You may remember a class that taught you things like: recognizing an author’s purpose; using context clues; seeing relationships/analogies; predicting outcomes, and more. You most likely did not appreciate learning them, but what you may or may not know is that you use those skills every day without the labels.

Think about times you have needed to evaluate a project in your home or work life. Our success often comes from learning to analyze well. Literacy weaves itself into our lives.

You may or may not remember learning about what is referred to as inferential comprehension which means understanding the author’s purpose, drawing conclusions, catching character formation, and anticipating outcome. It would be a funny world if you took everything literally and it could have some serious consequences.

Have you ever been given directions as you drive?
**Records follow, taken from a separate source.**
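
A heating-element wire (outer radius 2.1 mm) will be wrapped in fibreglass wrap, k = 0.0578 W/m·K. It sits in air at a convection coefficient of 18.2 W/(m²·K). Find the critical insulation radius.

r_cr ≈ 3.18 mm

For a cylinder r_cr = k/h = 0.0578/18.2
r_cr = 3.18 mm; since the bare radius (2.1 mm) is below r_cr, adding a thin layer of insulation will *increase* heat loss.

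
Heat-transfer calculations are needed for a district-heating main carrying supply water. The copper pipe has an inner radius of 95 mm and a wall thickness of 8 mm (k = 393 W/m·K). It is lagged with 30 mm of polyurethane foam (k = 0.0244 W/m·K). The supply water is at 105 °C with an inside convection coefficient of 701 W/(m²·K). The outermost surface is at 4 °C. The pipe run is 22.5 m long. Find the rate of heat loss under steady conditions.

For a radial system each layer contributes R = ln(r_out/r_in)/(2πkL); films add R = 1/(hA).
R_inner film = 1/(h_i·2πr₁L) = 1/(701×2π×0.095×22.5) = 1.062×10^-4 K/W
R_copper pipe wall = ln(103/95)/(2π×393×22.5) = 1.455×10^-6 K/W
R_polyurethane foam = ln(133/103)/(2π×0.0244×22.5) = 0.0741 K/W
R_total = 0.07421 K/W
Q = ΔT/R_total = 101/0.07421

Q ≈ 1360 W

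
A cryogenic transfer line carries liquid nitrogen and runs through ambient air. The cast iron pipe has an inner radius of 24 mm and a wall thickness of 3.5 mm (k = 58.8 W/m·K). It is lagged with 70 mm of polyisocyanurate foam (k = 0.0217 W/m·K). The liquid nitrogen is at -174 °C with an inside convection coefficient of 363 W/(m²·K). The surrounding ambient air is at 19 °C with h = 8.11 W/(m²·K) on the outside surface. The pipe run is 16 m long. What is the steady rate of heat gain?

Q ≈ 325 W

For a radial system each layer contributes R = ln(r_out/r_in)/(2πkL); films add R = 1/(hA).
R_inner film = 1/(h_i·2πr₁L) = 1/(363×2π×0.024×16) = 0.001142 K/W
R_cast iron pipe wall = ln(27.5/24)/(2π×58.8×16) = 2.303×10^-5 K/W
R_polyisocyanurate foam = ln(97.5/27.5)/(2π×0.0217×16) = 0.5802 K/W
R_outer film = 1/(h_o·2πr_oL) = 1/(8.11×2π×0.0975×16) = 0.01258 K/W
R_total = 0.5939 K/W
Q = ΔT/R_total = 193/0.5939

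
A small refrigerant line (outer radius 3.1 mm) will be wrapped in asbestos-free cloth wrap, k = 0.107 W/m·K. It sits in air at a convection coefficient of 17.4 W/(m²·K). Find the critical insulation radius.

r_cr ≈ 6.15 mm

For a cylinder r_cr = k/h = 0.107/17.4
r_cr = 6.15 mm; since the bare radius (3.1 mm) is below r_cr, adding a thin layer of insulation will *increase* heat loss.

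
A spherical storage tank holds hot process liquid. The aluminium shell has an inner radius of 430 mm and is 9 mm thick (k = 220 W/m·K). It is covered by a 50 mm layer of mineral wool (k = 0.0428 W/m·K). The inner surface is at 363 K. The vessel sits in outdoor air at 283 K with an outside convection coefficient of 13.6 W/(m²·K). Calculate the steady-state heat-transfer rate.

Q ≈ 175 W

For a spherical shell R = (1/r₁ − 1/r₂)/(4πk); film R = 1/(h·4πr²). In series:
R_aluminium shell = (1/0.43 − 1/0.439)/(4π×220) = 1.725×10^-5 K/W
R_mineral wool = (1/0.439 − 1/0.489)/(4π×0.0428) = 0.4331 K/W
R_outer film = 1/(h·4πr_o²) = 1/(13.6×4π×0.489²) = 0.02447 K/W
R_total = 0.4575 K/W
Q = ΔT/R_total = 80/0.4575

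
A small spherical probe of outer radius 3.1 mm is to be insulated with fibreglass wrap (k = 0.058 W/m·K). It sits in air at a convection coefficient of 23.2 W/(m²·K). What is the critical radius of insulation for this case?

For a sphere r_cr = 2k/h = 2×0.058/23.2
r_cr = 5 mm; since the bare radius (3.1 mm) is below r_cr, adding a thin layer of insulation will *increase* heat loss.

r_cr ≈ 5 mm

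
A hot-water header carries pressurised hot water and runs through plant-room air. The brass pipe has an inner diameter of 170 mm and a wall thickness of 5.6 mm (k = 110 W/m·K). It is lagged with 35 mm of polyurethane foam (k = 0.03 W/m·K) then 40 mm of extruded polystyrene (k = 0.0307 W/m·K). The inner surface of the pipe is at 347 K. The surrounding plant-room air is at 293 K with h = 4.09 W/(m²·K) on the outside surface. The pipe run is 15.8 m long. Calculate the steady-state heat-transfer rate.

Per-layer cylindrical resistances, series-summed:
R_brass pipe wall = ln(90.6/85)/(2π×110×15.8) = 5.843×10^-6 K/W
R_polyurethane foam = ln(125.6/90.6)/(2π×0.03×15.8) = 0.1097 K/W
R_extruded polystyrene = ln(165.6/125.6)/(2π×0.0307×15.8) = 0.09071 K/W
R_outer film = 1/(h_o·2πr_oL) = 1/(4.09×2π×0.1656×15.8) = 0.01487 K/W
R_total = 0.2153 K/W
Q = ΔT/R_total = 54/0.2153

Q ≈ 251 W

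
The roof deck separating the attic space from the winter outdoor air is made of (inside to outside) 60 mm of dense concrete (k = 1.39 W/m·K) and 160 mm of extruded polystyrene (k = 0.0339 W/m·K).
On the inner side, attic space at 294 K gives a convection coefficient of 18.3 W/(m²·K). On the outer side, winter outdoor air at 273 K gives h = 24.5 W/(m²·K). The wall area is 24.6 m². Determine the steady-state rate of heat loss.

Series thermal resistances:
R_inner film = 1/(h_i·A) = 1/(18.3×24.6) = 0.002221 K/W
R_dense concrete = L/(kA) = 0.06/(1.39×24.6) = 0.001755 K/W
R_extruded polystyrene = L/(kA) = 0.16/(0.0339×24.6) = 0.1919 K/W
R_outer film = 1/(h_o·A) = 1/(24.5×24.6) = 0.001659 K/W
R_total = 0.1975 K/W
Q = ΔT / R_total = 21 / 0.1975

Q ≈ 106 W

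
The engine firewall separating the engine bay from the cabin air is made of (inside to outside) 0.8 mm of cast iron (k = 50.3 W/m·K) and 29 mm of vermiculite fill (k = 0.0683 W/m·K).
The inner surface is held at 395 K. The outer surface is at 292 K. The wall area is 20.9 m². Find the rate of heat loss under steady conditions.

Q ≈ 5070 W

Treating each layer as a thermal resistance in series:
R_cast iron = L/(kA) = 0.0008/(50.3×20.9) = 7.61×10^-7 K/W
R_vermiculite fill = L/(kA) = 0.029/(0.0683×20.9) = 0.02032 K/W
R_total = 0.02032 K/W
Q = ΔT / R_total = 103 / 0.02032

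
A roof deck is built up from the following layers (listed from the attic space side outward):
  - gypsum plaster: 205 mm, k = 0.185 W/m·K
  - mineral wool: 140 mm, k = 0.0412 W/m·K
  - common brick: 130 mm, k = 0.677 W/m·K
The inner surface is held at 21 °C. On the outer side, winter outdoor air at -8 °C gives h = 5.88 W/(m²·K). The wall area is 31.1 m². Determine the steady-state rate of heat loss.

Thermal resistances in series:
R_gypsum plaster = L/(kA) = 0.205/(0.185×31.1) = 0.03563 K/W
R_mineral wool = L/(kA) = 0.14/(0.0412×31.1) = 0.1093 K/W
R_common brick = L/(kA) = 0.13/(0.677×31.1) = 0.006174 K/W
R_outer film = 1/(h_o·A) = 1/(5.88×31.1) = 0.005468 K/W
R_total = 0.1565 K/W
Q = ΔT / R_total = 29 / 0.1565

Q ≈ 185 W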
They said, “Turn left.” To be sure you understood, you said, “Turn left?” to which they answered, “Right.” I long ago learned to say “correct” so the message didn’t get confusing and perhaps dangerous.

So you know you need more than literal interpretation to understand and you know you need more than interpreting through words, body language, etc. to see underlying meaning. The more challenging aspect of literacy is called critical evaluation, which doesn’t mean you criticize. It means as a reader you analyze ideas and information in the story or material and compare and contrast it to what you already know, and then you reason with it.
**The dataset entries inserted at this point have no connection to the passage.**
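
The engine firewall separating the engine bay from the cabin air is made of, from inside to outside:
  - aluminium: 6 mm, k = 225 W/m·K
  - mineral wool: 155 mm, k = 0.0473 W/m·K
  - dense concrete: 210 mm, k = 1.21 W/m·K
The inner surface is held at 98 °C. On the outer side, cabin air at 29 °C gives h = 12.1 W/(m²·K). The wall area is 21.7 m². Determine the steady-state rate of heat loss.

Q ≈ 424 W

Thermal resistances in series:
R_aluminium = L/(kA) = 0.006/(225×21.7) = 1.229×10^-6 K/W
R_mineral wool = L/(kA) = 0.155/(0.0473×21.7) = 0.151 K/W
R_dense concrete = L/(kA) = 0.21/(1.21×21.7) = 0.007998 K/W
R_outer film = 1/(h_o·A) = 1/(12.1×21.7) = 0.003809 K/W
R_total = 0.1628 K/W
Q = ΔT / R_total = 69 / 0.1628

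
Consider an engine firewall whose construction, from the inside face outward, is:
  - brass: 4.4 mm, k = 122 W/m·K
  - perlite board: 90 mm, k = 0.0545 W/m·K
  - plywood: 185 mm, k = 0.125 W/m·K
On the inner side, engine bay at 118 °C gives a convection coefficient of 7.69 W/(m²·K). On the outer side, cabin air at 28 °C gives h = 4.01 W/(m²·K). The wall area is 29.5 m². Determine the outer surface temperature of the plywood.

Using the resistance-network approach (series):
R_inner film = 1/(h_i·A) = 1/(7.69×29.5) = 0.004408 K/W
R_brass = L/(kA) = 0.0044/(122×29.5) = 1.223×10^-6 K/W
R_perlite board = L/(kA) = 0.09/(0.0545×29.5) = 0.05598 K/W
R_plywood = L/(kA) = 0.185/(0.125×29.5) = 0.05017 K/W
R_outer film = 1/(h_o·A) = 1/(4.01×29.5) = 0.008453 K/W
R_total = 0.119 K/W;  Q = ΔT/R_total = 90/0.119 = 756.2 W
T_interface = T_inner − Q·ΣR(inner→interface) = 118 − 756×0.1106

T ≈ 34.4 °C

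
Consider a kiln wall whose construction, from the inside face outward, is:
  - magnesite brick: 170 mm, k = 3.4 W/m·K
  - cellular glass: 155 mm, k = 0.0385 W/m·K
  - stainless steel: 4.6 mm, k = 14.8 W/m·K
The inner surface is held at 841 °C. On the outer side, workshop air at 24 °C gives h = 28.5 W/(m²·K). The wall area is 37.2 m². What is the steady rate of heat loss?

Q ≈ 7390 W

Using the resistance-network approach (series):
R_magnesite brick = L/(kA) = 0.17/(3.4×37.2) = 0.001344 K/W
R_cellular glass = L/(kA) = 0.155/(0.0385×37.2) = 0.1082 K/W
R_stainless steel = L/(kA) = 0.0046/(14.8×37.2) = 8.355×10^-6 K/W
R_outer film = 1/(h_o·A) = 1/(28.5×37.2) = 9.432×10^-4 K/W
R_total = 0.1105 K/W
Q = ΔT / R_total = 817 / 0.1105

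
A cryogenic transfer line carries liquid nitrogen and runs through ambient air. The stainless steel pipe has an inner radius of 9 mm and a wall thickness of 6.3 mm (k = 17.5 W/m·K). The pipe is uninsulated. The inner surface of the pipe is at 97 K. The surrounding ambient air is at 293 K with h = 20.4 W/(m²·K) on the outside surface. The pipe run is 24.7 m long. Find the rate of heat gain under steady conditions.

Radial resistances (cylindrical: R_cond = ln(r_o/r_i)/(2πkL), R_conv = 1/(h·2πrL)):
R_stainless steel pipe wall = ln(15.3/9)/(2π×17.5×24.7) = 1.954×10^-4 K/W
R_outer film = 1/(h_o·2πr_oL) = 1/(20.4×2π×0.0153×24.7) = 0.02064 K/W
R_total = 0.02084 K/W
Q = ΔT/R_total = 196/0.02084

Q ≈ 9410 W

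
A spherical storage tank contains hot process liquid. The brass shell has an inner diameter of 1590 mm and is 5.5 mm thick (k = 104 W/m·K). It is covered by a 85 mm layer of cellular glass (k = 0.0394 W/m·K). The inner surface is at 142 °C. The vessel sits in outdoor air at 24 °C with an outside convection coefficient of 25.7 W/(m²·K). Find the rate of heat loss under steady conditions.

Q ≈ 479 W

Spherical conduction: R = (1/r_in − 1/r_out)/(4πk) per layer; series-sum.
R_brass shell = (1/0.795 − 1/0.8005)/(4π×104) = 6.613×10^-6 K/W
R_cellular glass = (1/0.8005 − 1/0.8855)/(4π×0.0394) = 0.2422 K/W
R_outer film = 1/(h·4πr_o²) = 1/(25.7×4π×0.8855²) = 0.003949 K/W
R_total = 0.2461 K/W
Q = ΔT/R_total = 118/0.2461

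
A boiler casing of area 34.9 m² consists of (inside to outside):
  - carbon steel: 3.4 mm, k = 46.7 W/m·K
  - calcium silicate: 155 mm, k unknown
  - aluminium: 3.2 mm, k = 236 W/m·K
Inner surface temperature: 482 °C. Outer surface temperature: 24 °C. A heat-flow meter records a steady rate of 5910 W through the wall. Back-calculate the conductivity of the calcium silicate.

Series thermal resistances:
R_carbon steel = L/(kA) = 0.0034/(46.7×34.9) = 2.086×10^-6 K/W
R_aluminium = L/(kA) = 0.0032/(236×34.9) = 3.885×10^-7 K/W
Sum of known resistances R_other = 2.475×10^-6 K/W
Total R = ΔT/Q = 458/5910 = 0.0775 K/W
R_calcium silicate = R_total − R_other = 0.07749 K/W
k = L/(R·A) = 0.155/(0.07749×34.9)

k ≈ 0.0573 W/(m·K)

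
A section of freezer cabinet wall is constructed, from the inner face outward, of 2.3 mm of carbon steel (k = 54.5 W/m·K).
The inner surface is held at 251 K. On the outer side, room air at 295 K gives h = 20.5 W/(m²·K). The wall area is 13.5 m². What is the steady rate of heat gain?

Using the resistance-network approach (series):
R_carbon steel = L/(kA) = 0.0023/(54.5×13.5) = 3.126×10^-6 K/W
R_outer film = 1/(h_o·A) = 1/(20.5×13.5) = 0.003613 K/W
R_total = 0.003616 K/W
Q = ΔT / R_total = 44 / 0.003616

Q ≈ 12200 W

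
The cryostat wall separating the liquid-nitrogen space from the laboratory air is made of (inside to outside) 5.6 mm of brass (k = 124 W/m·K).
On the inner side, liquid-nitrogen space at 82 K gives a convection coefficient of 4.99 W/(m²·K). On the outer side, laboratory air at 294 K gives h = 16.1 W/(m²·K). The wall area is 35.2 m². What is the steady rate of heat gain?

Model the wall as resistances in series:
R_inner film = 1/(h_i·A) = 1/(4.99×35.2) = 0.005693 K/W
R_brass = L/(kA) = 0.0056/(124×35.2) = 1.283×10^-6 K/W
R_outer film = 1/(h_o·A) = 1/(16.1×35.2) = 0.001765 K/W
R_total = 0.007459 K/W
Q = ΔT / R_total = 212 / 0.007459

Q ≈ 28400 W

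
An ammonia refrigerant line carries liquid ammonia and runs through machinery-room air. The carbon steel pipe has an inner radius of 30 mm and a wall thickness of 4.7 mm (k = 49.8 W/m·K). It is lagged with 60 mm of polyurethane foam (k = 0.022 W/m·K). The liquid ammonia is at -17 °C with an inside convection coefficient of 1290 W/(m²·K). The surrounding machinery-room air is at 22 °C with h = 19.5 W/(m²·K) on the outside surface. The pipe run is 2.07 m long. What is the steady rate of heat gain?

Q ≈ 11 W

Radial resistances (cylindrical: R_cond = ln(r_o/r_i)/(2πkL), R_conv = 1/(h·2πrL)):
R_inner film = 1/(h_i·2πr₁L) = 1/(1290×2π×0.03×2.07) = 0.001987 K/W
R_carbon steel pipe wall = ln(34.7/30)/(2π×49.8×2.07) = 2.247×10^-4 K/W
R_polyurethane foam = ln(94.7/34.7)/(2π×0.022×2.07) = 3.509 K/W
R_outer film = 1/(h_o·2πr_oL) = 1/(19.5×2π×0.0947×2.07) = 0.04164 K/W
R_total = 3.553 K/W
Q = ΔT/R_total = 39/3.553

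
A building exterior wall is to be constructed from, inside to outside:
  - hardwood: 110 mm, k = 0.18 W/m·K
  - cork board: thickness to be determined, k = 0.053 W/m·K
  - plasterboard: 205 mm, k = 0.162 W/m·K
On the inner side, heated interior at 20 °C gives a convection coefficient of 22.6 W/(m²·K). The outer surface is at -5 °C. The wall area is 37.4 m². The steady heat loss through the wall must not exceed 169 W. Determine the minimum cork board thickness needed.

L ≈ 191 mm

Series thermal resistances:
R_inner film = 1/(h_i·A) = 1/(22.6×37.4) = 0.001183 K/W
R_hardwood = L/(kA) = 0.11/(0.18×37.4) = 0.01634 K/W
R_plasterboard = L/(kA) = 0.205/(0.162×37.4) = 0.03384 K/W
Sum of the known resistances R_other = 0.05136 K/W
Required total resistance R_tot = ΔT/Q_allow = 25/169 = 0.1479 K/W
R_cork board = R_tot − R_other = 0.09657 K/W
L = R·k·A = 0.09657×0.053×37.4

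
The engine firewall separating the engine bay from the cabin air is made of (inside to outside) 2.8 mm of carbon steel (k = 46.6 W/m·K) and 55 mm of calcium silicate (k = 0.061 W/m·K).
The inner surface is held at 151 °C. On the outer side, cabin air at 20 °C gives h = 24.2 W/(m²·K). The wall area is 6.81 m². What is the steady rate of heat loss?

Model the wall as resistances in series:
R_carbon steel = L/(kA) = 0.0028/(46.6×6.81) = 8.823×10^-6 K/W
R_calcium silicate = L/(kA) = 0.055/(0.061×6.81) = 0.1324 K/W
R_outer film = 1/(h_o·A) = 1/(24.2×6.81) = 0.006068 K/W
R_total = 0.1385 K/W
Q = ΔT / R_total = 131 / 0.1385

Q ≈ 946 W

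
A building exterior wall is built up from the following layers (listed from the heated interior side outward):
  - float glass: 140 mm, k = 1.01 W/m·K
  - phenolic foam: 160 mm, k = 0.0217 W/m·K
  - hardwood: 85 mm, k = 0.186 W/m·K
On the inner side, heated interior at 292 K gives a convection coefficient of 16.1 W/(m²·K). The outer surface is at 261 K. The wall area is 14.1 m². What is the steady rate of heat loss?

Q ≈ 54.4 W

Thermal resistances in series:
R_inner film = 1/(h_i·A) = 1/(16.1×14.1) = 0.004405 K/W
R_float glass = L/(kA) = 0.14/(1.01×14.1) = 0.009831 K/W
R_phenolic foam = L/(kA) = 0.16/(0.0217×14.1) = 0.5229 K/W
R_hardwood = L/(kA) = 0.085/(0.186×14.1) = 0.03241 K/W
R_total = 0.5696 K/W
Q = ΔT / R_total = 31 / 0.5696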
This skill can be lost if you don’t continue to work on it. It means you have to interact with the material and try to discover hidden meaning. You connect A with B and then to C, etc. Any symbol or logo needs this type of evaluation. Being literate also means choosing to make stereotypes diminish and vanish.

November is “Native American Month,” and since I belong to the Potawatomie nation, I am interested in learning about other Native American nations.  American Indians are actually part of nations, though people often think of them as tribes or they lump all Native Americans together.